Ce voyage a changé beaucoup de choses pour moi. Avec le recul, je dois dire que je ne vois plus les choses tout à fait de la même façon même si mes convictions profondes restent les mêmes. Il est important de garder à l’esprit que tout n’est pas noir d’un côté, blanc de l’autre.


Récit de mon voyage en Israël et en Cisjordanie

Le 24 août dernier, je me suis envolée à 8h pour Tel Aviv. Au moment de partir, l’excitation des semaines passées avait laissée place à l’angoisse, laquelle ne fut que temporaire.

Ce voyage, je rêvais de le faire depuis longtemps que je souhaitais partir au Moyen Orient. Je m’intéresse de près à la situation de la région et particulièrement au conflit israélo-palestinien. C’est là-bas que je me vois travailler en tant que journaliste. Je me disais que j’irai un jour, quand j’en aurai l’occasion. Et puis un jour on se rend compte qu’il n’y pas d’occasion à attendre pour faire les choses, il faut créer l’occasion. Il faut cesser de rêver, d’idéaliser sa vie, pour réaliser vraiment ses rêves.

Il faut dire que des rencontres ont crée cette occasion de partir. Il y a d’abord eu la rencontre avec Ben, CEO de Plymedia, entreprise de la Silicon Valley, et surtout israélien trentenaire au look “sportif cool bio”, dans un avion entre Boston et San Francisco. Nous avons bien parlé pendant la moitié du vol, puis nous sommes restés en contact par email. Il me disait “contacte moi si tu veux venir en Israël”, je répondais “pas cette année – 2008 – mais peut être l’an prochain.”

Et puis en avril je me suis dit “et pourquoi pas cet été finalement?”

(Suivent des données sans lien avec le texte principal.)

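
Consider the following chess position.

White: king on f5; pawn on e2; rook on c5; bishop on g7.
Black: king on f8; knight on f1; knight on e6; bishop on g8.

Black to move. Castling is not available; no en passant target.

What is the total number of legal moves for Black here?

Black to move; king on f8.
In check: yes, from the white bishop on g7.
Legal moves: Ke8, Kxg7, Kf7, Ke7, Nxg7+.
Count: 5.

5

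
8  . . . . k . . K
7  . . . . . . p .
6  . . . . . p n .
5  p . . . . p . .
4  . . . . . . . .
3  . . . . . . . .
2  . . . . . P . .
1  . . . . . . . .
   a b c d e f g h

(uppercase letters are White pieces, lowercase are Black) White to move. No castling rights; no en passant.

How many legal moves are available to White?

White to move; king on h8.
In check: yes, from the black knight on g6.
Legal moves: Kg8, Kh7, Kxg7.
Count: 3.

3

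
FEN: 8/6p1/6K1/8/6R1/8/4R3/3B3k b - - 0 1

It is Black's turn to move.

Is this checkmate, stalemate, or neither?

Black to move; black king on h1.
In check: no.
King squares — g1: attacked by Rg4; g2: attacked by Re2; h2: attacked by Re2.
Legal moves for Black: none.
Not in check and no legal moves → stalemate.

stalemate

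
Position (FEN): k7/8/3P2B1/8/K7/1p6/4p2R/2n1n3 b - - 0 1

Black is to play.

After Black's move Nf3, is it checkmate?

no

After Nf3: white king on a4; in check: no.
White is not in check, so this cannot be checkmate.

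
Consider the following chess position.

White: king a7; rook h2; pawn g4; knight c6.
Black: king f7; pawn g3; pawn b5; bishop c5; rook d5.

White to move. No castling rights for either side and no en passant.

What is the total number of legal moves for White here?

White to move; king on a7.
In check: yes, from the black bishop on c5.
Legal moves: Kb8, Ka8, Kb7, Ka6.
Count: 4.

4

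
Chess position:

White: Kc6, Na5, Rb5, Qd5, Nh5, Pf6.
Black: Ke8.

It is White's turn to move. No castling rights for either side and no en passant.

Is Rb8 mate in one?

After Rb8: black king on e8; in check: yes, from the white rook on b8.
King squares — d7: attacked by Qd5; e7: attacked by Pf6; f7: attacked by Qd5; d8: attacked by Qd5; f8: attacked by Rb8.
Black has no legal moves → checkmate.

yes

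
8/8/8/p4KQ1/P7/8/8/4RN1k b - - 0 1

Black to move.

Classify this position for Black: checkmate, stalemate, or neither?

stalemate

Black to move; black king on h1.
In check: no.
King squares — g1: attacked by Qg5; g2: attacked by Qg5; h2: attacked by Nf1.
Legal moves for Black: none.
Not in check and no legal moves → stalemate.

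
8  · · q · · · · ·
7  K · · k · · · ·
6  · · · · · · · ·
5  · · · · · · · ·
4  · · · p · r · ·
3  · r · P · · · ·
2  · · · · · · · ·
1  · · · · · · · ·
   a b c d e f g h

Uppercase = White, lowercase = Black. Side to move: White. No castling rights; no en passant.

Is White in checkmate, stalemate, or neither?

stalemate

White to move; white king on a7.
In check: no.
King squares — a6: attacked by Qc8; b6: attacked by Rb3; b7: attacked by Rb3; a8: attacked by Qc8; b8: attacked by Rb3.
Legal moves for White: none.
Not in check and no legal moves → stalemate.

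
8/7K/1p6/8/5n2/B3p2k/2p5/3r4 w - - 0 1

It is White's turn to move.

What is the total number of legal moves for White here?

11

White to move; king on h7.
In check: no.
Legal moves: Kh8, Kg8, Kg7, Kh6, Bf8, Be7, Bd6, Bc5, Bb4, Bb2, Bc1.
Count: 11.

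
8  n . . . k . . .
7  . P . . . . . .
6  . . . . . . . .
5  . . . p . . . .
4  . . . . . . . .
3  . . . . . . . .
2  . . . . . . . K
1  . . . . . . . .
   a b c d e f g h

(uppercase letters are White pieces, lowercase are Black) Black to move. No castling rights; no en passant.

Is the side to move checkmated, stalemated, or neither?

neither

Black to move; black king on e8.
In check: no.
Legal moves for Black: Kf8, Kd8, Kf7, Ke7, Kd7, Nc7, Nb6, d4.
Black has 8 legal moves and is not in check → neither.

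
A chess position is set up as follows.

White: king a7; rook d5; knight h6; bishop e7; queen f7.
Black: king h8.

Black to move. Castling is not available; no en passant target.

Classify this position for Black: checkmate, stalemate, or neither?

stalemate

Black to move; black king on h8.
In check: no.
King squares — g7: attacked by Qf7; h7: attacked by Qf7; g8: attacked by Nh6.
Legal moves for Black: none.
Not in check and no legal moves → stalemate.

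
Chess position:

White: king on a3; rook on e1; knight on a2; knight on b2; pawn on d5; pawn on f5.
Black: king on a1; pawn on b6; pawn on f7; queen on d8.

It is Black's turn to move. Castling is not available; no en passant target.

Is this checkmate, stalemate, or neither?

checkmate

Black to move; black king on a1.
In check: yes, from the white rook on e1.
King squares — b1: attacked by Re1; a2: attacked by Ka3; b2: attacked by Ka3.
Legal moves for Black: none.
In check with no legal moves → checkmate.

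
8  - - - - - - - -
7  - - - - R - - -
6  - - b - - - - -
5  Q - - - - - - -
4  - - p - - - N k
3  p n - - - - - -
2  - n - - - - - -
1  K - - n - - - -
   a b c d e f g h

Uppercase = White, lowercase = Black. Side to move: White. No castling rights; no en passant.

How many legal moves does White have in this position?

White to move; king on a1.
In check: yes, from the black knight on b3.
Legal moves: Ka2, Kb1.
Count: 2.

2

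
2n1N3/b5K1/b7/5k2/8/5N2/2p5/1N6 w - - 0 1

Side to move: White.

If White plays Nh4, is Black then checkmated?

no

After Nh4: black king on f5; in check: yes, from the white knight on h4.
Black has 6 legal replies: Ke6, Kg5, Ke5, Kg4, Kf4, Ke4.
In check but a legal move exists → not checkmate.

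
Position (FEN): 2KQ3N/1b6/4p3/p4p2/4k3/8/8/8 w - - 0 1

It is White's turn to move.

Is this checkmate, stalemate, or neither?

White to move; white king on c8.
In check: yes, from the black bishop on b7.
King squares — b7: available; c7: available; d7: available; b8: available; d8: own queen.
Legal moves for White: Kb8, Kd7, Kc7, Kxb7.
White is in check but has 4 legal moves → neither.

neither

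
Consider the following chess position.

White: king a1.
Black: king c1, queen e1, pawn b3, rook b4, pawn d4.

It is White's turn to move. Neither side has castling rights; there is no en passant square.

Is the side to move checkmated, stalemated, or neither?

stalemate

White to move; white king on a1.
In check: no.
King squares — b1: attacked by Kc1; a2: attacked by Pb3; b2: attacked by Kc1.
Legal moves for White: none.
Not in check and no legal moves → stalemate.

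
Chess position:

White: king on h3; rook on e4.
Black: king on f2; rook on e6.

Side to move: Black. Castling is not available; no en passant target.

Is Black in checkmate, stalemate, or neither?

neither

Black to move; black king on f2.
In check: no.
Legal moves for Black: Re8, Re7, Rh6+, Rg6, Rf6, Rd6, Rc6, Rb6, Ra6, Re5, Rxe4, Kf3, Kg1, Kf1.
Black has 14 legal moves and is not in check → neither.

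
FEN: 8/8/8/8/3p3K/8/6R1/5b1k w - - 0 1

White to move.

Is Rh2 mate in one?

After Rh2: black king on h1; in check: yes, from the white rook on h2.
Black has 2 legal replies: Kxh2, Kg1.
In check but a legal move exists → not checkmate.

no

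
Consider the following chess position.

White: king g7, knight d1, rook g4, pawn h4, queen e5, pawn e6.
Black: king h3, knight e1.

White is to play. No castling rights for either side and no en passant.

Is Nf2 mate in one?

yes

After Nf2: black king on h3; in check: yes, from the white knight on f2.
King squares — g2: attacked by Rg4; h2: attacked by Qe5; g3: attacked by Rg4; g4: attacked by Nf2; h4: attacked by Rg4.
Black has no legal moves → checkmate.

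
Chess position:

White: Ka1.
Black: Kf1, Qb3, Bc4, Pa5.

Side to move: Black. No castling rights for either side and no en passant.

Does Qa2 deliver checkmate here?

yes

After Qa2: white king on a1; in check: yes, from the black queen on a2.
King squares — b1: attacked by Qa2; a2: attacked by Bc4; b2: attacked by Qa2.
White has no legal moves → checkmate.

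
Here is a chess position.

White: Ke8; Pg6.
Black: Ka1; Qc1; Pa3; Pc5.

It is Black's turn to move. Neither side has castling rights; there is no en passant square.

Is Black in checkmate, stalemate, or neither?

Black to move; black king on a1.
In check: no.
Legal moves for Black include: Qh6, Qg5, Qf4, Qc4, Qe3+, Qc3, Qd2, Qc2, Qb2, Qh1, Qg1, Qf1, Qe1+, Qd1, Qb1, Kb2, Ka2, Kb1, ... (list truncated; more exist).
Black has legal moves and is not in check → neither.

neither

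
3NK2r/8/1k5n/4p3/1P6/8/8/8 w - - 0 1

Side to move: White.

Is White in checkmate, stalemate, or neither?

neither

White to move; white king on e8.
In check: yes, from the black rook on h8.
King squares — d7: available; e7: available; f7: attacked by Nh6; d8: own knight; f8: attacked by Rh8.
Legal moves for White: Ke7, Kd7.
White is in check but has 2 legal moves → neither.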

C’était l’époque de la BC Palestine Awareness Series, une série de conférence sur la Palestine organisée à Boston College. J’y ai rencontré Alexandra, étudiante d’origine palestinienne qui m’a convaincu d’y aller. Il y a eu la conférence de Ghada Karmi, celle de Norman Finkelstein. Il y a eu cette photographe israélienne qui travaillait avec cette réalisatrice palestinienne. Il y a eu cette envie grandissante, ce désir fort, de partir pour voir, pour parler avec les gens, pour tenter de comprendre autrement qu’à travers les yeux des médias ce qu’il se passe là-bas.

Au retour, il y a le devoir de raconter ce que j’ai vu et entendu là-bas. Ce que j’ai ressenti dans mes déambulations de Tel Aviv à Jérusalem en passant par la Cisjordanie et la Mer Morte.

Après avoir acheté mes billets, j’ai commence à m’organiser, à préparer un itinéraire, à rechercher des contacts, à discuter avec Anas, Alexandra, Jehad, Naomi, et les autres, pour tirer le meilleur parti de ce voyage.

Il m’aura fallu du temps pour me décider à enfin écrire (2 semaines ont passé depuis mon retour), j’ai relu mes notes, refait le parcours et les conversations dans ma tête. Je vais maintenant partager mes impressions, mes rencontres, mon indignation, mon espoir peut-être.